Differing a bit from his personal revelry and evaluation, on one song, he takes listeners on a trip of rebellion. In “God Save Us All (Death to POP),” Deryck expresses a distaste and outright hatred for any and all pop music. The stuff you hear on the radio? Yeah, Deryck hates that. He writes, “We have the passion of the unbroken, and our souls we will not sell.” He compares himself and his music, his band, to musicians who have sold themselves out and given up on their creative dreams for money. He goes on to sing about staying true to yourself and having soul, urging us to put it into whatever we create. Although a relatively positive message is portrayed in this song, the music is fast, angry, and heavy. The song has a wildly punk and rebellious feel, differing quite a bit from the previous song on the album, “War.”

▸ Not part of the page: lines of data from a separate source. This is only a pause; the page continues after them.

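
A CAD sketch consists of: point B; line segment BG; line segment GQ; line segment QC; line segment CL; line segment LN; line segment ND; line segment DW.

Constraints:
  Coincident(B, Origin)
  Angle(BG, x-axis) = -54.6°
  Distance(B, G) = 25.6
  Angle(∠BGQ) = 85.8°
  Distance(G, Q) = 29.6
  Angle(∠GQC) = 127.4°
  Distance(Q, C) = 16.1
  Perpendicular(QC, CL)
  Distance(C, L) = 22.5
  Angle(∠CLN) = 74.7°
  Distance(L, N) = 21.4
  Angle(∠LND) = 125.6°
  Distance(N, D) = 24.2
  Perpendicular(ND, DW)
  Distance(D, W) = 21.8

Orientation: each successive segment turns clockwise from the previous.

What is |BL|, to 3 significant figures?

19.7

∠GQC = 127.4° gives QC at 159° from the x-axis; with |QC| = 16.1, C = (-25.5, -30.3). QC is perpendicular to CL, so CL runs at 68.6°; with |CL| = 22.5, L = (-17.3, -9.38). Then |BL| = |L − B| = 19.7.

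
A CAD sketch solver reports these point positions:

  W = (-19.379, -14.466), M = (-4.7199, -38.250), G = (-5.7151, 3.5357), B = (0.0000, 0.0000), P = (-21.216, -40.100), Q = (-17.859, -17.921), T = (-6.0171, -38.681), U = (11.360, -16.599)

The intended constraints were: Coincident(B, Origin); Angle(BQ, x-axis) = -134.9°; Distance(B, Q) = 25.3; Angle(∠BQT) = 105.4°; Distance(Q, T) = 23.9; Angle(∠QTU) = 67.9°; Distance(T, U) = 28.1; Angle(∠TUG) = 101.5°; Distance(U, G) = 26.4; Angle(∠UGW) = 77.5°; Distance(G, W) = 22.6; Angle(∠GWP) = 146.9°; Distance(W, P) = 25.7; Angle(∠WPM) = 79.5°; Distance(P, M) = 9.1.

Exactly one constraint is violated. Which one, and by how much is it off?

Distance(P, M) = 9.1 — off by 7.50.

B = (0.00, 0.00) ✓; BQ at -134.9° ✓; |BQ| = 25.30 ✓; ∠BQT = 105.4° ✓; |QT| = 23.90 ✓; ∠QTU = 67.90° ✓; |TU| = 28.10 ✓; ∠TUG = 101.5° ✓; |UG| = 26.40 ✓; ∠UGW = 77.50° ✓; |GW| = 22.60 ✓; ∠GWP = 146.9° ✓; |WP| = 25.70 ✓; ∠WPM = 79.50° ✓; |PM| = 16.60 ✗.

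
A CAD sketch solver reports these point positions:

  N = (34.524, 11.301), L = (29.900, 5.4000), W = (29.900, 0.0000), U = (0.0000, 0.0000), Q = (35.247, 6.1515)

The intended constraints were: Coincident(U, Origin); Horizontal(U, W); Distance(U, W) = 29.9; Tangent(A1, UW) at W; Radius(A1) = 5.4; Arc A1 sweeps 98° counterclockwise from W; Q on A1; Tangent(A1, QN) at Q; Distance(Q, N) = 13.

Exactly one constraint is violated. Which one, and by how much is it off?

Distance(Q, N) = 13 — off by 7.80.

U = (0.00, 0.00) ✓; U.y = 0.00, W.y = 0.00 ✓; |UW| = 29.90 ✓; ∠(LW, WU) = 90.00° ✓; |LW| = 5.400 ✓; bearing(L→Q) − bearing(L→W) = 98.00° ✓; |LQ| = 5.400 ✓; ∠(LQ, QN) = 90.01° ✓; |QN| = 5.200 ✗.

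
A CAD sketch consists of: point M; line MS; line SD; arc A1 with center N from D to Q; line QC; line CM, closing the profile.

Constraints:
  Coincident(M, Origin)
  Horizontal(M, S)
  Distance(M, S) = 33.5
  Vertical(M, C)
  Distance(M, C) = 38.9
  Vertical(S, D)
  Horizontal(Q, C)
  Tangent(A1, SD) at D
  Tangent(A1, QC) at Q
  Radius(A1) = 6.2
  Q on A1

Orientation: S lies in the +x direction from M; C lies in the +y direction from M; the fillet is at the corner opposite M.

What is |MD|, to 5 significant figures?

46.814

M is at the origin; MS is horizontal with |MS| = 33.5 and S on the +x side, so S = (33.500, 0.0000). MC is vertical with |MC| = 38.9 and C on the +y side, so C = (0.0000, 38.900). The virtual corner opposite M is at (33.500, 38.900). Tangency of A1 to SD means the radius ND is perpendicular to SD and the tangent condition forces NQ to be normal to QC, with radius 6.2, so the center N sits 6.2 in from both sides at N = (27.300, 32.700). That places the tangent points at D = (33.500, 32.700) on SD and Q = (27.300, 38.900) on QC. Then |MD| = |D − M| = 46.814.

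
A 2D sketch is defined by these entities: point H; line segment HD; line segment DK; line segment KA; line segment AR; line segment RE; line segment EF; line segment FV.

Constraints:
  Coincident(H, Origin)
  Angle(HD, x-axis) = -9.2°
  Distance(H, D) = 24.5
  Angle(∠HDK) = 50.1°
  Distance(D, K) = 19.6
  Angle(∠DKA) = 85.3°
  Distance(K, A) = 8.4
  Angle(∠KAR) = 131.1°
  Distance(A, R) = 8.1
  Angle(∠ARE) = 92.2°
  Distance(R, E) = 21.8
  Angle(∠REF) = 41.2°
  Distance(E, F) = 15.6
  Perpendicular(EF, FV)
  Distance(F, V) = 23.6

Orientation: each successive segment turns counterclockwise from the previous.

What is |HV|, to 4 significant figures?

6.647

∠REF = 41.2° gives EF at 130.9° from the x-axis; with |EF| = 15.6, F = (17.91, 8.805). EF is perpendicular to FV, so FV runs at -139.1°; with |FV| = 23.6, V = (0.06764, -6.647). Then |HV| = |V − H| = 6.647.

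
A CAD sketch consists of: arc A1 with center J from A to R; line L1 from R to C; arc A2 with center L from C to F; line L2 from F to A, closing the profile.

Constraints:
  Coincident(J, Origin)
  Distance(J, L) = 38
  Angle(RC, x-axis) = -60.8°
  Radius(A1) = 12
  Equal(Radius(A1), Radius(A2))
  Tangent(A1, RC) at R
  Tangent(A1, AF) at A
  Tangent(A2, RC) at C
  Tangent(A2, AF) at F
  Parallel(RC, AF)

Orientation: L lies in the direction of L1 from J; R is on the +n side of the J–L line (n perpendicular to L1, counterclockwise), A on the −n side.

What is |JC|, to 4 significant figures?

39.85

The slot axis is L1's direction at -60.8°, so u = (cos -60.8°, sin -60.8°) = (0.4879, -0.8729) and n = (−sin -60.8°, cos -60.8°) = (0.8729, 0.4879). J is at the origin and L lies 38.0 along u from J, so L = 38.0·u = (18.54, -33.17). Tangency of A1 to both parallel lines with radius 12.0 puts R and A at J ± 12.0·n: R = (10.48, 5.854), A = (-10.48, -5.854). Equal radii place C and F the same way about L: C = L + 12.0·n = (29.01, -27.32), F = L − 12.0·n = (8.064, -39.03). Then |JC| = |C − J| = 39.85.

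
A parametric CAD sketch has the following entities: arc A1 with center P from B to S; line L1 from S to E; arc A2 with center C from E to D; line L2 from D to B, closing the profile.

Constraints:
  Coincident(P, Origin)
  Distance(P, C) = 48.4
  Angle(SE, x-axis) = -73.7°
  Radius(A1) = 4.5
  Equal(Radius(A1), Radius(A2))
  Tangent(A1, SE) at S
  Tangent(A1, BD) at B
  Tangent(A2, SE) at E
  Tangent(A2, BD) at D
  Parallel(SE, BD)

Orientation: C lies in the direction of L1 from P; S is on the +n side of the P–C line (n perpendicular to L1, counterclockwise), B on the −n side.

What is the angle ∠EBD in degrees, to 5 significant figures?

10.534°

Tangency of A1 to both parallel lines with radius 4.5 puts S and B at P ± 4.5·n: S = (4.3191, 1.2630), B = (-4.3191, -1.2630). Equal radii place E and D the same way about C: E = C + 4.5·n = (17.903, -45.192), D = C − 4.5·n = (9.2651, -47.718). Then cos ∠EBD = BE·BD / (|BE||BD|), giving 10.534°.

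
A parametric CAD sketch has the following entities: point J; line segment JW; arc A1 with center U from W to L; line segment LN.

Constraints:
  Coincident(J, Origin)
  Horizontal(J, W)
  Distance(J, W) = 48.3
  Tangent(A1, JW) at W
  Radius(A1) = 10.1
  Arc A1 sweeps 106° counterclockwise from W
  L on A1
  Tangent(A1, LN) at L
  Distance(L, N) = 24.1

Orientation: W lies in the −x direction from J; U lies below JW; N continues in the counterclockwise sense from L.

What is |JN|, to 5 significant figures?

62.754

J is at the origin; JW is horizontal with |JW| = 48.3 and W on the −x side, so W = (-48.300, 0.0000). Tangency of A1 to JW means the radius UW is perpendicular to JW, so U = W + (0, -10.1) = (-48.300, -10.100). On A1, W sits at bearing 90° from U; a 106° counterclockwise sweep puts L at bearing 196°, so L = U + 10.1·(cos 196°, sin 196°) = (-58.009, -12.884). A1 meets LN tangentially, so UL is at right angles to LN, so LN runs along (−sin 196°, cos 196°); with |LN| = 24.1, N = (-51.366, -36.050). Then |JN| = |N − J| = 62.754.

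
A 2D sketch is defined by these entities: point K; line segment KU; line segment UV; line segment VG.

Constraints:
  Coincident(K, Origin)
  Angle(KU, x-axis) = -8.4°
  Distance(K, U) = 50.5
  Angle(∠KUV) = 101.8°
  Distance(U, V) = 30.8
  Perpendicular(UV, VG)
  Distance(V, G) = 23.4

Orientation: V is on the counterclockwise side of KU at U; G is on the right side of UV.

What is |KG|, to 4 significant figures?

83.64

K is at the origin; KU runs at -8.4° with length 50.5, so U = 50.5·(cos -8.4°, sin -8.4°) = (49.96, -7.377). ∠KUV = 101.8°, so UV runs at -8.4° + (180° − 101.8°) = 69.80° from the x-axis; with |UV| = 30.8, V = U + 30.8·(cos 69.80°, sin 69.80°) = (60.59, 21.53). UV ⟂ VG; with |VG| = 23.4 on the right of UV, G = V + 23.4·(0.9385, -0.3453) = (82.55, 13.45). Then |KG| = |G − K| = 83.64.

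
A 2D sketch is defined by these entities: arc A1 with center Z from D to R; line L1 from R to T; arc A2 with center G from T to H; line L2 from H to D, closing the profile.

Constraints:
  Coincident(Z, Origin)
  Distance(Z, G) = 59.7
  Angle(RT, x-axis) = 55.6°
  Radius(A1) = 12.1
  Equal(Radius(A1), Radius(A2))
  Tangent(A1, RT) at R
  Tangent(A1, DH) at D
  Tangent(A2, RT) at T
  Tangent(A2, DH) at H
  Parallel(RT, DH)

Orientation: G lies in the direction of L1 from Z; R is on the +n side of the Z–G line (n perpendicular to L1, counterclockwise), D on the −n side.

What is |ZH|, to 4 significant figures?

60.91

The slot axis is L1's direction at 55.6°, so u = (cos 55.6°, sin 55.6°) = (0.5650, 0.8251) and n = (−sin 55.6°, cos 55.6°) = (-0.8251, 0.5650). Z is at the origin and G lies 59.7 along u from Z, so G = 59.7·u = (33.73, 49.26). Tangency of A1 to both parallel lines with radius 12.1 puts R and D at Z ± 12.1·n: R = (-9.984, 6.836), D = (9.984, -6.836). Equal radii place T and H the same way about G: T = G + 12.1·n = (23.74, 56.10), H = G − 12.1·n = (43.71, 42.42). Then |ZH| = |H − Z| = 60.91.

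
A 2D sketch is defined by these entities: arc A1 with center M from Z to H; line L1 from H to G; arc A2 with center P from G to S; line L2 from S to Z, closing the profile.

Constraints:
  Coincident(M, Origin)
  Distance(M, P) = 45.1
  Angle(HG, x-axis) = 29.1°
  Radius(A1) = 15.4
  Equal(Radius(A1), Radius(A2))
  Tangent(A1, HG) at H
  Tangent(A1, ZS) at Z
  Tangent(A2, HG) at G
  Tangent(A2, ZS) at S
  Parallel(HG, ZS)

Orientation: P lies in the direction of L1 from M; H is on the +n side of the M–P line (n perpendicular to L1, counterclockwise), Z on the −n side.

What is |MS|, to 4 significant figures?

47.66

The slot axis is L1's direction at 29.1°, so u = (cos 29.1°, sin 29.1°) = (0.8738, 0.4863) and n = (−sin 29.1°, cos 29.1°) = (-0.4863, 0.8738). M is at the origin and P lies 45.1 along u from M, so P = 45.1·u = (39.41, 21.93). Tangency of A1 to both parallel lines with radius 15.4 puts H and Z at M ± 15.4·n: H = (-7.490, 13.46), Z = (7.490, -13.46). Equal radii place G and S the same way about P: G = P + 15.4·n = (31.92, 35.39), S = P − 15.4·n = (46.90, 8.478). Then |MS| = |S − M| = 47.66.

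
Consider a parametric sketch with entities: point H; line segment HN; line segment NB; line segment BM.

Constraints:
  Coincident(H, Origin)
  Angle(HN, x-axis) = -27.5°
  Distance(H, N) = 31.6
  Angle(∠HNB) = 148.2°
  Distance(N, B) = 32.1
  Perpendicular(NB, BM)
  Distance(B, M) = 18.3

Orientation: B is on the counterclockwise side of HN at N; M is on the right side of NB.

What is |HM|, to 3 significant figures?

68.5

∠HNB = 148.2°, so NB runs at -27.5° + (180° − 148.2°) = 4.30° from the x-axis; with |NB| = 32.1, B = N + 32.1·(cos 4.30°, sin 4.30°) = (60.0, -12.2). NB is perpendicular to BM; with |BM| = 18.3 on the right of NB, M = B + 18.3·(0.0750, -0.997) = (61.4, -30.4). Then |HM| = |M − H| = 68.5.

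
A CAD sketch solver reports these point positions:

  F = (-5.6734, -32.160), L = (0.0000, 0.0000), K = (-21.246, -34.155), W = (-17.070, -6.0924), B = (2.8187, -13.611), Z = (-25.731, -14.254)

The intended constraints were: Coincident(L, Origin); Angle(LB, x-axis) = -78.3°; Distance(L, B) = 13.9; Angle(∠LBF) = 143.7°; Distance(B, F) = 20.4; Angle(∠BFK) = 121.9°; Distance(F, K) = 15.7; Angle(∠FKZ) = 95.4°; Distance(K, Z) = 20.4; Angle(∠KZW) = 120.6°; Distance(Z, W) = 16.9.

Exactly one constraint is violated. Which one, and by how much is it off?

Distance(Z, W) = 16.9 — off by 5.00.

L = (0.00, 0.00) ✓; LB at -78.30° ✓; |LB| = 13.90 ✓; ∠LBF = 143.7° ✓; |BF| = 20.40 ✓; ∠BFK = 121.9° ✓; |FK| = 15.70 ✓; ∠FKZ = 95.40° ✓; |KZ| = 20.40 ✓; ∠KZW = 120.6° ✓; |ZW| = 11.90 ✗.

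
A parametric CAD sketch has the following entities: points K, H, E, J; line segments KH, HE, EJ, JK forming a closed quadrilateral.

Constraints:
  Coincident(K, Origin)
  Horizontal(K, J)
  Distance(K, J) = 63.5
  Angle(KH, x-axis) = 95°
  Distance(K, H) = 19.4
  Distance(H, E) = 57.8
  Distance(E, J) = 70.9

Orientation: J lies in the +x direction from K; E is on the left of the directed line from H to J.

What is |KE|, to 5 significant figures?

73.110

Checks: |HE| = 57.80 ✓; |EJ| = 70.90 ✓.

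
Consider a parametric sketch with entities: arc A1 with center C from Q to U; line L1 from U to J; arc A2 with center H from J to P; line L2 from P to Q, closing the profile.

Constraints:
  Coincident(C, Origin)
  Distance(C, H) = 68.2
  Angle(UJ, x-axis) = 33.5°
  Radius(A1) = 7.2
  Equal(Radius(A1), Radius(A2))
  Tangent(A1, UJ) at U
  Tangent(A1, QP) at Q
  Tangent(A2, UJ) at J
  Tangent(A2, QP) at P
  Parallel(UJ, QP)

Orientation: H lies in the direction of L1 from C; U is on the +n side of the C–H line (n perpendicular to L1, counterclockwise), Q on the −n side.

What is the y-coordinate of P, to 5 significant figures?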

Most albums, even hard rock, punk, and metal ones, have an outlier — a song unlike all the others. “War” is this song. It’s a slow, gentle, catchy song with lyrics that stress the need to keep fighting. Whibley contemplates giving up the fight but he ends the song by telling everyone to get ready for war, to keep fighting and living. As he says, “So all that I’m trying to say, I’m looking for a better way. Some days it just gets so hard, and I don’t wanna slip away. So what am I fighting for?” Deryck is sharing an incredibly relatable thought here. Many people, most people, even, go through times of confusion. They aren’t sure where life will take them, or where they want it to take them. Life is hard sometimes, and Deryck shares that dilemma and understands it. As a senior in high school, I’m constantly thinking about the future and wondering where it will take me. Life is hard and it’s scary and this song helps me to get through the hard times.
Overall, 13 Voices is an anger-filled, sorrow ridden album that fans of Sum 41’s previous albums would love. They give us a little of everything with 13 Voices; a bit of rock, metal, and punk, as well as some negativity, and even some positivity. To top it all off, they give a wonderful live performance, making their comeback something that fans should be truly thankful for.